As part of her industrial PhD at Media Research Group, Faeze recently held her halfway seminar, presenting ongoing research focused on developing robust and annotation-efficient methods for advertisement detection in documents under domain shift, such as newspapers and magazines.
The research aims to create methods that are both accurate and computationally efficient, enabling large-scale processing of media data in real-world environments such as media monitoring and research. Reliable advertisement detection is an important foundation for analyzing advertising trends, monitoring publications, and generating insights from large media archives.
One important insight during my PhD has been that some challenges become visible only when combining academic and industrial perspectives
Over time, the project has evolved from primarily improving model performance to addressing broader challenges such as scalability, robustness under domain shift, and annotation-efficient adaptation across different newspaper layouts and publishers.
- One important insight during my PhD has been that some challenges become visible only when combining academic and industrial perspectives. Industry highlights practical constraints such as scalability, efficiency, and deployment, while academia contributes with deeper methodological investigation and systematic analysis, says Faeze.

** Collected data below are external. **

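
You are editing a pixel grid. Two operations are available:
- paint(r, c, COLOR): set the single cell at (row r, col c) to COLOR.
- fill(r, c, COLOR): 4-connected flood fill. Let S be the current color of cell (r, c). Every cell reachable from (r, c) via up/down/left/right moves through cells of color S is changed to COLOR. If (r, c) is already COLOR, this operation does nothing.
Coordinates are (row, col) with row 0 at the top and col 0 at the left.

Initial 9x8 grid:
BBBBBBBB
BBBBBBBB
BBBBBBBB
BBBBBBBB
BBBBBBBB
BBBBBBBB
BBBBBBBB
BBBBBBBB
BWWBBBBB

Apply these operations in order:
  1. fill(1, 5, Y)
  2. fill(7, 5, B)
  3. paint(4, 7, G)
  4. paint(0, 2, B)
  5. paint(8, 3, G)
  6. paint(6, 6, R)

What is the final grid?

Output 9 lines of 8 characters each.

After op 1 fill(1,5,Y) [70 cells changed]:
YYYYYYYY
YYYYYYYY
YYYYYYYY
YYYYYYYY
YYYYYYYY
YYYYYYYY
YYYYYYYY
YYYYYYYY
YWWYYYYY
After op 2 fill(7,5,B) [70 cells changed]:
BBBBBBBB
BBBBBBBB
BBBBBBBB
BBBBBBBB
BBBBBBBB
BBBBBBBB
BBBBBBBB
BBBBBBBB
BWWBBBBB
After op 3 paint(4,7,G):
BBBBBBBB
BBBBBBBB
BBBBBBBB
BBBBBBBB
BBBBBBBG
BBBBBBBB
BBBBBBBB
BBBBBBBB
BWWBBBBB
After op 4 paint(0,2,B):
BBBBBBBB
BBBBBBBB
BBBBBBBB
BBBBBBBB
BBBBBBBG
BBBBBBBB
BBBBBBBB
BBBBBBBB
BWWBBBBB
After op 5 paint(8,3,G):
BBBBBBBB
BBBBBBBB
BBBBBBBB
BBBBBBBB
BBBBBBBG
BBBBBBBB
BBBBBBBB
BBBBBBBB
BWWGBBBB
After op 6 paint(6,6,R):
BBBBBBBB
BBBBBBBB
BBBBBBBB
BBBBBBBB
BBBBBBBG
BBBBBBBB
BBBBBBRB
BBBBBBBB
BWWGBBBB

Answer: BBBBBBBB
BBBBBBBB
BBBBBBBB
BBBBBBBB
BBBBBBBG
BBBBBBBB
BBBBBBRB
BBBBBBBB
BWWGBBBB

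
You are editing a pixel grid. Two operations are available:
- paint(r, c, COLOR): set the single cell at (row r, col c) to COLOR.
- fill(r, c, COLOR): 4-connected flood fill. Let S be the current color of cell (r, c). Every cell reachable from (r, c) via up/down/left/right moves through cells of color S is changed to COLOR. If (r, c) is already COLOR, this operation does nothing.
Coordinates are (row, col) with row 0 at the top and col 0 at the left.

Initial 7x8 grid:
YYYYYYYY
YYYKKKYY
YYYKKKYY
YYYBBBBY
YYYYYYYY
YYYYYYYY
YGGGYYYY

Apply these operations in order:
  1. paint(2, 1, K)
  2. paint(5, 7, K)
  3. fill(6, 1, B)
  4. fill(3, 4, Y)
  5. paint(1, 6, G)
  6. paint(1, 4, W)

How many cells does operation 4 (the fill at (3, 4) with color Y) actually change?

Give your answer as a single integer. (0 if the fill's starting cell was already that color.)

After op 1 paint(2,1,K):
YYYYYYYY
YYYKKKYY
YKYKKKYY
YYYBBBBY
YYYYYYYY
YYYYYYYY
YGGGYYYY
After op 2 paint(5,7,K):
YYYYYYYY
YYYKKKYY
YKYKKKYY
YYYBBBBY
YYYYYYYY
YYYYYYYK
YGGGYYYY
After op 3 fill(6,1,B) [3 cells changed]:
YYYYYYYY
YYYKKKYY
YKYKKKYY
YYYBBBBY
YYYYYYYY
YYYYYYYK
YBBBYYYY
After op 4 fill(3,4,Y) [4 cells changed]:
YYYYYYYY
YYYKKKYY
YKYKKKYY
YYYYYYYY
YYYYYYYY
YYYYYYYK
YBBBYYYY

Answer: 4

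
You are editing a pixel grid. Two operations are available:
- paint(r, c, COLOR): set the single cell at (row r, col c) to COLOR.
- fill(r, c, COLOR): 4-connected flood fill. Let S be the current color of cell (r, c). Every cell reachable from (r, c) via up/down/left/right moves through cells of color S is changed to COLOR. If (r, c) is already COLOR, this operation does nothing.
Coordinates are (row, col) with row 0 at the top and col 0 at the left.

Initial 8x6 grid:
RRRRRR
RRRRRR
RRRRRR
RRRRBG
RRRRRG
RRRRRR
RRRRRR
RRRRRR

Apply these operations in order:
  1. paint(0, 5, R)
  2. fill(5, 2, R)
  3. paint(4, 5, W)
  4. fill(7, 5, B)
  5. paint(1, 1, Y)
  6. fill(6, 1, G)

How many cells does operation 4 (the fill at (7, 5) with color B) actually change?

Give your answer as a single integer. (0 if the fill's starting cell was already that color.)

After op 1 paint(0,5,R):
RRRRRR
RRRRRR
RRRRRR
RRRRBG
RRRRRG
RRRRRR
RRRRRR
RRRRRR
After op 2 fill(5,2,R) [0 cells changed]:
RRRRRR
RRRRRR
RRRRRR
RRRRBG
RRRRRG
RRRRRR
RRRRRR
RRRRRR
After op 3 paint(4,5,W):
RRRRRR
RRRRRR
RRRRRR
RRRRBG
RRRRRW
RRRRRR
RRRRRR
RRRRRR
After op 4 fill(7,5,B) [45 cells changed]:
BBBBBB
BBBBBB
BBBBBB
BBBBBG
BBBBBW
BBBBBB
BBBBBB
BBBBBB

Answer: 45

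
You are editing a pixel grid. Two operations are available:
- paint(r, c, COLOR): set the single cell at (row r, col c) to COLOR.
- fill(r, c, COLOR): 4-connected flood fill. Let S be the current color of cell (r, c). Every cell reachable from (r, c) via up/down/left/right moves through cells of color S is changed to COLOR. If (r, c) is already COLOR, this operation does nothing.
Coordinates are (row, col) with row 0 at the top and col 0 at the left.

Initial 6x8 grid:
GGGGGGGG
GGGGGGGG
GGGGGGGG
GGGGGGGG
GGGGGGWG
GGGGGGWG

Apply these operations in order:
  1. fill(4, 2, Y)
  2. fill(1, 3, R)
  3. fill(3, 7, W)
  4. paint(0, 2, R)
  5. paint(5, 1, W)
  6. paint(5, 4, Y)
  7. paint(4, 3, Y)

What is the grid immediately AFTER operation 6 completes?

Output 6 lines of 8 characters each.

After op 1 fill(4,2,Y) [46 cells changed]:
YYYYYYYY
YYYYYYYY
YYYYYYYY
YYYYYYYY
YYYYYYWY
YYYYYYWY
After op 2 fill(1,3,R) [46 cells changed]:
RRRRRRRR
RRRRRRRR
RRRRRRRR
RRRRRRRR
RRRRRRWR
RRRRRRWR
After op 3 fill(3,7,W) [46 cells changed]:
WWWWWWWW
WWWWWWWW
WWWWWWWW
WWWWWWWW
WWWWWWWW
WWWWWWWW
After op 4 paint(0,2,R):
WWRWWWWW
WWWWWWWW
WWWWWWWW
WWWWWWWW
WWWWWWWW
WWWWWWWW
After op 5 paint(5,1,W):
WWRWWWWW
WWWWWWWW
WWWWWWWW
WWWWWWWW
WWWWWWWW
WWWWWWWW
After op 6 paint(5,4,Y):
WWRWWWWW
WWWWWWWW
WWWWWWWW
WWWWWWWW
WWWWWWWW
WWWWYWWW

Answer: WWRWWWWW
WWWWWWWW
WWWWWWWW
WWWWWWWW
WWWWWWWW
WWWWYWWW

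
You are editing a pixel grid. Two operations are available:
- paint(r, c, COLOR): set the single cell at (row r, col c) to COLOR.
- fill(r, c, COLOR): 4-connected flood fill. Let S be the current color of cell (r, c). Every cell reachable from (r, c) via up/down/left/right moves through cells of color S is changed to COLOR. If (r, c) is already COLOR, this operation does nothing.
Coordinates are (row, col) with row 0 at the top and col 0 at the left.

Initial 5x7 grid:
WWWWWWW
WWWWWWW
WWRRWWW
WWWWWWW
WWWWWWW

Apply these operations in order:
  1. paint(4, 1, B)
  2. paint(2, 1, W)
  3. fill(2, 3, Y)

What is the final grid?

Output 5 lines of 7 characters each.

Answer: WWWWWWW
WWWWWWW
WWYYWWW
WWWWWWW
WBWWWWW

Derivation:
After op 1 paint(4,1,B):
WWWWWWW
WWWWWWW
WWRRWWW
WWWWWWW
WBWWWWW
After op 2 paint(2,1,W):
WWWWWWW
WWWWWWW
WWRRWWW
WWWWWWW
WBWWWWW
After op 3 fill(2,3,Y) [2 cells changed]:
WWWWWWW
WWWWWWW
WWYYWWW
WWWWWWW
WBWWWWW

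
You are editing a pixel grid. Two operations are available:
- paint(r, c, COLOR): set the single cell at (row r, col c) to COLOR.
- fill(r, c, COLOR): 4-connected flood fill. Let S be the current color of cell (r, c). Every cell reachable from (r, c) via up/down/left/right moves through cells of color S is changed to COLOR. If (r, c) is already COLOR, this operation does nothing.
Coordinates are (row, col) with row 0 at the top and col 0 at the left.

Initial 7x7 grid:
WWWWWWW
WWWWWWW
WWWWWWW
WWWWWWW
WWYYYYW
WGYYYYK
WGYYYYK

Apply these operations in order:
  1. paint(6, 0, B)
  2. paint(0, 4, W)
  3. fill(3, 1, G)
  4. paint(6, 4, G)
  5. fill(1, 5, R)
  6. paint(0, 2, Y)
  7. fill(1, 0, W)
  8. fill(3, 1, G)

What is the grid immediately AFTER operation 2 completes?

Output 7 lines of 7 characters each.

Answer: WWWWWWW
WWWWWWW
WWWWWWW
WWWWWWW
WWYYYYW
WGYYYYK
BGYYYYK

Derivation:
After op 1 paint(6,0,B):
WWWWWWW
WWWWWWW
WWWWWWW
WWWWWWW
WWYYYYW
WGYYYYK
BGYYYYK
After op 2 paint(0,4,W):
WWWWWWW
WWWWWWW
WWWWWWW
WWWWWWW
WWYYYYW
WGYYYYK
BGYYYYK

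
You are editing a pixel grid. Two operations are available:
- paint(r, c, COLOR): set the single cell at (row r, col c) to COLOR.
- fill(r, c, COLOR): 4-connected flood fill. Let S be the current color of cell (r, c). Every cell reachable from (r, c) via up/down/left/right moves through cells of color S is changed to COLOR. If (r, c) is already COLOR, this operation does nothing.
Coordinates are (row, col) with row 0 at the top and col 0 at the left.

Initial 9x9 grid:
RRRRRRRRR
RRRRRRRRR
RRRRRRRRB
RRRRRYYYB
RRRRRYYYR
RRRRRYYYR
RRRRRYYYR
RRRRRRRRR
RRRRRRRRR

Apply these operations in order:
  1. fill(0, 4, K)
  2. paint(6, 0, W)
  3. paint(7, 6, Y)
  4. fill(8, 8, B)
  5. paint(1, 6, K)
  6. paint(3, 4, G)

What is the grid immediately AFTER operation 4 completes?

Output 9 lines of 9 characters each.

Answer: BBBBBBBBB
BBBBBBBBB
BBBBBBBBB
BBBBBYYYB
BBBBBYYYB
BBBBBYYYB
WBBBBYYYB
BBBBBBYBB
BBBBBBBBB

Derivation:
After op 1 fill(0,4,K) [67 cells changed]:
KKKKKKKKK
KKKKKKKKK
KKKKKKKKB
KKKKKYYYB
KKKKKYYYK
KKKKKYYYK
KKKKKYYYK
KKKKKKKKK
KKKKKKKKK
After op 2 paint(6,0,W):
KKKKKKKKK
KKKKKKKKK
KKKKKKKKB
KKKKKYYYB
KKKKKYYYK
KKKKKYYYK
WKKKKYYYK
KKKKKKKKK
KKKKKKKKK
After op 3 paint(7,6,Y):
KKKKKKKKK
KKKKKKKKK
KKKKKKKKB
KKKKKYYYB
KKKKKYYYK
KKKKKYYYK
WKKKKYYYK
KKKKKKYKK
KKKKKKKKK
After op 4 fill(8,8,B) [65 cells changed]:
BBBBBBBBB
BBBBBBBBB
BBBBBBBBB
BBBBBYYYB
BBBBBYYYB
BBBBBYYYB
WBBBBYYYB
BBBBBBYBB
BBBBBBBBB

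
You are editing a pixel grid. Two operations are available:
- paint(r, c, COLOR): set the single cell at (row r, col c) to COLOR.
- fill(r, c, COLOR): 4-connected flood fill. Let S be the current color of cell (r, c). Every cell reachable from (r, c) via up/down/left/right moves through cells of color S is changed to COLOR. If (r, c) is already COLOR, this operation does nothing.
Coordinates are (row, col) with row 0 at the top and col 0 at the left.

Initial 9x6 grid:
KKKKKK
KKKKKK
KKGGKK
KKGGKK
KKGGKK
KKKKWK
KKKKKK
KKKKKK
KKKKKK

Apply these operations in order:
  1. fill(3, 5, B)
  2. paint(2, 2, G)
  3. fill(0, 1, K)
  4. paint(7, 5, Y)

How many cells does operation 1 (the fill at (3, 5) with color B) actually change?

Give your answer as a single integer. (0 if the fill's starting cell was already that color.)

After op 1 fill(3,5,B) [47 cells changed]:
BBBBBB
BBBBBB
BBGGBB
BBGGBB
BBGGBB
BBBBWB
BBBBBB
BBBBBB
BBBBBB

Answer: 47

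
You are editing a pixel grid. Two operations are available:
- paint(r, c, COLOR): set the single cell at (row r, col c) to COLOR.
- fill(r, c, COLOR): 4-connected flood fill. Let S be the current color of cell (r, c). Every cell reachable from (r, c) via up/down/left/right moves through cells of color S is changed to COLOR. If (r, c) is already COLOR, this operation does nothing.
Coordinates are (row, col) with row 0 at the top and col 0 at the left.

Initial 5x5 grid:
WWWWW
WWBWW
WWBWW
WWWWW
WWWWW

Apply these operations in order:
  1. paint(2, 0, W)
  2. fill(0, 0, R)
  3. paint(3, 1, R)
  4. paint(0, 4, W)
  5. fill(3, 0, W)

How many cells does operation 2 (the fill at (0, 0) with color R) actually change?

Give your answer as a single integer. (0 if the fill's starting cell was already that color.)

Answer: 23

Derivation:
After op 1 paint(2,0,W):
WWWWW
WWBWW
WWBWW
WWWWW
WWWWW
After op 2 fill(0,0,R) [23 cells changed]:
RRRRR
RRBRR
RRBRR
RRRRR
RRRRR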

A central challenge in the research has been domain shift — where differences in advertisement styles, publishers, and visual structures reduce the robustness of detection models across datasets. To address this, Faeze and her collaborators have explored adaptation methods using unlabeled target-domain data, reducing the need for costly manual annotations.
The presented results show promising improvements in cross-domain robustness, while also identifying remaining challenges that now shape the next phase of the research.
Looking ahead, Faeze will continue focusing on improving the robustness and reliability of the proposed adaptation framework, particularly under complex domain shifts and diverse newspaper layouts.
- I hope the research will contribute to developing more robust and annotation-efficient methods for document understanding, she says.